This is why I am keeping my PhD studies oriented toward these targets: (1) becoming a coffee consultant, (2) setting up a practice as a philosophical counselor, and (3) looking for a job in the academy. Why do folks sign up for a PhD program outside the top 20 of their respective discipline and NOT have two post-Doc targets in mind other than becoming an academic?
It only makes sense when you take into account what can be seen with the naked eye: elite schools get most of the job offers. But also, such tenured positions are shrinking and those that are still around appear to be held by a generation most not set on retiring before the age of 75 or 80.
This is the Society of Control folks… learn to slip and slide in the network. Control your control.
The United States prides itself on offering broad access to higher education, and thanks to merit-based admissions, ample financial aid, and emphasis on diverse student bodies, our country can claim some success in realizing this ideal.

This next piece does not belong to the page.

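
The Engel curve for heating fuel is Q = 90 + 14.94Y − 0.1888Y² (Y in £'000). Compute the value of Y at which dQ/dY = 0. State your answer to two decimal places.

dQ/dY = 14.94 − 0.3776Y.
The good is inferior where dQ/dY < 0. Setting dQ/dY = 0 gives Y = 14.94 / 0.3776 = 39.57.

39.57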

The situation for aspiring professors is far grimmer. Aaron Clauset, a co-author of this article, is the lead author of a new study published in Science Advances that scrutinized more than 16,000 faculty members in the fields of business, computer science, and history at 242 schools. He and his colleagues found, as the paper puts it, a “steeply hierarchical structure that reflects profound social inequality.” The data revealed that just a quarter of all universities account for 71 to 86 percent of all tenure-track faculty in the U.S. and Canada in these three fields. Just 18 elite universities produce half of all computer science professors, 16 schools produce half of all business professors, and eight schools account for half of all history professors.
While elite universities, with their deep resources and demanding coursework, surely produce great professors, the data suggest that faculty hiring isn’t a simple meritocracy. The top schools generate far more professors than even just slightly less prestigious schools. For example, in history, the top 10 schools produce three times as many future professors as those ranked 11 through 20.